I've written before about creating the confident athlete, how these big workouts play an important role, and this workout (which I'll describe below) certainly served its purpose. Depending on a runner's experience level, the last long run can be anywhere from the most miles you've ever run, to the duration of your goal time, to a run that simulates the marathon race. All of these runs are something you only do once in a marathon cycle, but a runner doesn't typically do all of them. Newer marathoners are more likely to go by time or distance, whereas more experienced runners focus on simulating the marathon race by running a significant portion of the run at marathon pace. However, it is important that a runner progress to this point before tackling such a workout. Consistently logging long runs throughout the training cycle is a requirement. If incorporating lots of marathon paced miles, its best to have done other shorter long runs where you've also done marathon paced miles. The reason is simple - you don't want this run to take so much out of you that you can't recover. If you are prepared and you run at appropriate paces, this run will be extremely challenging, but it should not leave you on the verge of collapse or not being able to function.
At the end of the day however, the final long run cannot determine how the actual race will go, either good or bad. It is simply another place to connect the dots toward peaking for your race. But with that said, I had a GREAT run and certainly one that I hope correlates to an amazing race day.
Sunday morning I set out with a crew of some speedy (faster than me) runners, all of whom are training for Boston as well. We had agreed on the basic structure of the workout, which was the 1st 10 miles out starting around 7:30/mi and running steady to around 7:00/mi, then sub 7 all the way back, with the last 5 around 6:45/mi. The course profile was 2 miles downhill, then 8 miles out on a slight uphill grade, before turning around and doing the reverse. This meant miles 19-20 would be all uphill pushing hard, kind of like how Boston will be. So how did it go?
1st 10 - 7:32, 7:11, 7:28, 7:25, 7:15, 7:10, 7:09, 7:05, 7:11, 7:09 (7:15/mi avg)
Last 10 - 6:56, 6:56, 6:47, 6:57, 6:49, 6:43, 6:42, 6:38, 6:50, 6:57 (6:49/mi avg)

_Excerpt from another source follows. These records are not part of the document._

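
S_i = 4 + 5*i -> [4, 9, 14, 19, 24]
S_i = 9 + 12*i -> [9, 21, 33, 45, 57]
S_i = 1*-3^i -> [1, -3, 9, -27, 81]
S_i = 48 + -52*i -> [48, -4, -56, -108, -160]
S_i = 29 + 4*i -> [29, 33, 37, 41, 45]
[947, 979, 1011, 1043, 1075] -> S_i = 947 + 32*i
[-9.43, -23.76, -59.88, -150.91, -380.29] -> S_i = -9.43*2.52^i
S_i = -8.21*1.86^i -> [-8.21, -15.27, -28.4, -52.83, -98.26]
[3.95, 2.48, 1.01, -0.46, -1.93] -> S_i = 3.95 + -1.47*i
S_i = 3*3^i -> [3, 9, 27, 81, 243]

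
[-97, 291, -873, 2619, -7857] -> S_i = -97*-3^i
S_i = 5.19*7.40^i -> [5.19, 38.41, 284.2, 2103.11, 15563.03]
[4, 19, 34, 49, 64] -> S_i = 4 + 15*i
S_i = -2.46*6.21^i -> [-2.46, -15.28, -94.87, -589.13, -3658.49]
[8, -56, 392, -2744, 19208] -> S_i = 8*-7^i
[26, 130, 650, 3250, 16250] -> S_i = 26*5^i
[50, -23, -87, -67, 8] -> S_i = Random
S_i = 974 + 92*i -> [974, 1066, 1158, 1250, 1342]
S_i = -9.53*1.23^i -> [-9.53, -11.72, -14.42, -17.73, -21.81]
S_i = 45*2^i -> [45, 90, 180, 360, 720]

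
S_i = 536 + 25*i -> [536, 561, 586, 611, 636]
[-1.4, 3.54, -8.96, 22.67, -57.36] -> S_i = -1.40*(-2.53)^i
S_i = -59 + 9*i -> [-59, -50, -41, -32, -23]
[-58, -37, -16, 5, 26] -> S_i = -58 + 21*i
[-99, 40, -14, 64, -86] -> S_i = Random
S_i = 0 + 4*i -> [0, 4, 8, 12, 16]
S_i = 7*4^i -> [7, 28, 112, 448, 1792]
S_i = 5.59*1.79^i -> [5.59, 10.01, 17.91, 32.06, 57.39]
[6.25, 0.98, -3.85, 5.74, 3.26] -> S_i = Random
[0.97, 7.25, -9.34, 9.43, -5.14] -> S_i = Random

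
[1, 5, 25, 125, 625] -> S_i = 1*5^i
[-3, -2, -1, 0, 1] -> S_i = -3 + 1*i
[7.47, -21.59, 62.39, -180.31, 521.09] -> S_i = 7.47*(-2.89)^i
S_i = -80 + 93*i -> [-80, 13, 106, 199, 292]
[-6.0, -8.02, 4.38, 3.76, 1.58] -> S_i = Random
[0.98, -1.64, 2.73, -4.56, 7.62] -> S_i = 0.98*(-1.67)^i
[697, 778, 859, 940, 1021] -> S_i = 697 + 81*i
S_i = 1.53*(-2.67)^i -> [1.53, -4.09, 10.91, -29.12, 77.76]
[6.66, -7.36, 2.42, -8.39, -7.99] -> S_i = Random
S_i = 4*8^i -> [4, 32, 256, 2048, 16384]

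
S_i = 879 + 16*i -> [879, 895, 911, 927, 943]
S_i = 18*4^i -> [18, 72, 288, 1152, 4608]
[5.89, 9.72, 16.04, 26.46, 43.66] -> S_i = 5.89*1.65^i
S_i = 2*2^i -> [2, 4, 8, 16, 32]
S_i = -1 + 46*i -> [-1, 45, 91, 137, 183]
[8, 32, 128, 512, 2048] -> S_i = 8*4^i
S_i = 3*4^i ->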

Final Stats: 20 miles, 7:02/mi avg
We all ran together basically until about 12 miles in and then a few people started to throw in some surges. Being the conservative runner that I am, I just held it steady, because I wanted to save my legs for the final 2 miles uphill. Some would surge ahead, then float back, until we got to 16 miles and I pretty much got dropped. I was right on pace with the plan, but these people were more fit than me and pushed faster. They never got out of my sight, but I had no desire to try and close down the gap. Since this was a marathon simulator, I wanted to run these miles as though I still had another 6.2 to go at the end. And while I'm thankful Boston won't have a 2 mile grinding uphill (at least the Newton hills have some breaks in between them), I came out of this workout knowing that I can grind uphill at sub 7. It was a very solid day and without a doubt the best long run I've had.
So where does this leave me for Boston? Well, it leaves me knowing that I can shoot for a PR. I have the utmost respect for the course and the unique challenges it will bring, but I am hopeful that the work I've done will lead to the results I know I've worked hard for.
Do you have any favorite last long run workouts to share?